Für Sadia Allin, die Länderdirektorin von Plan International Somalia, ist das Projekt von entscheidender Bedeutung: „Bevor es dieses Projekt gab, verließ ich das Lager immer mit gebrochenem Herzen. Ich fühlte mich hilflos, wenn eine Mutter mit einem kranken Kind auf mich zukam und mich fragte, ob ich helfen könne. Heute bin ich so dankbar, wenn ich sehe, dass Mütter die nötige Hilfe bekommen und Kinder entweder im Lager behandelt oder an das nächste Krankenhaus überwiesen werden.“
„Bevor es dieses Projekt gab, verließ ich das Lager immer mit gebrochenem Herzen. Ich fühlte mich hilflos.“
Somalia hat weltweit eine der höchsten Sterblichkeitsraten bei Kindern unter fünf Jahren und mehr als 90 Prozent der Frauen und Mädchen sind von weiblicher Genitalverstümmelung (englisch „Female Genital Mutilation“, kurz FGM) betroffen. FGM kann schwerwiegende gesundheitliche Folgen haben.
Ein wichtiger Teil des Projekts besteht in der Behandlung von Frauen, die an Folgen der Genitalverstümmelung leiden, etwa Infektionen, Fisteln oder extremen Menstruationsbeschwerden. Doch vielen Gesundheitskräften vor Ort fehlt es an Fachwissen, um FGM-Komplikationen behandeln zu können. Daher werden im Rahmen des Projekts Fachkräfte entsprechend weitergebildet.

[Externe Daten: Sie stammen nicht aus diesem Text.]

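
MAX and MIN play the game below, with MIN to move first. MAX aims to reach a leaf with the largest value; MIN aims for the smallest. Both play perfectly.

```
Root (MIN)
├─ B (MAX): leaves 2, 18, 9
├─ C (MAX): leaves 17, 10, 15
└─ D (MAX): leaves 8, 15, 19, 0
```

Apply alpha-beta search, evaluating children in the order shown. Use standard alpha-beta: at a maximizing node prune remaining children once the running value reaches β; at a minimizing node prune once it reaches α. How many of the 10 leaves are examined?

9

B [α=-∞,β=+∞]: v=18
C [α=-∞,β=18]: v=17
D [α=-∞,β=17]: v=19 after child 3 ≥ β → β-cutoff, skip 1
Root [α=-∞,β=+∞]: v=17
Leaves evaluated: 9 of 10.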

„FGM-Überlebende mit Gewebeschäden werden operiert, um den Schaden zu minimieren“, erklärt Sadia. „Dieses Projekt rettet Leben, schützt die Würde der Frauen und gibt Menschen wie mir Hoffnung.“
Dass es nun Gesundheitsdienste direkt im Lager gibt, hat zu einem positiven Wandel in der Gemeinschaft beigetragen. Denn Angebote wie diese sind wichtige Schritte, um den Bedürfnissen der Frauen und Kinder in ihrem Lebensumfeld gerecht zu werden.

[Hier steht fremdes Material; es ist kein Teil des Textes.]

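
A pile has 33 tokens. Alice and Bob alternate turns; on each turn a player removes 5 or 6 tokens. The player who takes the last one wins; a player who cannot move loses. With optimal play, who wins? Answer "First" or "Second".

Mark each pile size as W (mover wins) or L (mover loses):
i:   0  1  2  3  4  5  6  7  8  9 10 11 12 13 14 15 16 17 18 19 20 21 22 23 24 25 26 27 28 29 30 31 32 33
     L  L  L  L  L  W  W  W  W  W  W  L  L  L  L  L  W  W  W  W  W  W  L  L  L  L  L  W  W  W  W  W  W  L
Position 33 is L, so the second player wins.

Second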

„Wir hatten keinen Zugang zu Gesundheitseinrichtungen“, berichtet Qadan. „Vor der mobilen Klinik hatte ich Schwierigkeiten, die Medikamente zu bekommen, die ich für meine Haut benötigte. Jetzt muss ich mich nicht mehr dem Risiko aussetzen, bis in die Stadt zu laufen.“
„Jetzt muss ich mich nicht mehr dem Risiko aussetzen, in die Stadt zu laufen, um die Behandlung zu bekommen, die ich brauche.“
Das Projekt zur Stärkung der Gesundheitsdienste ist auf fünf Jahre (2023-2028) angelegt und wird vom internationalen Partnern finanziert. Dabei versorgen mobile Kliniken marginalisierte Frauen, heranwachsende Mädchen und Kinder mit Gesundheitsdiensten und stärken die Kapazitäten des Gesundheitspersonals. Zusätzlich erhalten Jugendliche einen verbesserten Zugang zu jugendgerechter Aufklärung über sexuelle und reproduktive Gesundheit und Rechte.
Dieser Artikel wurde mit Material aus dem somalischen Plan-Büro erstellt.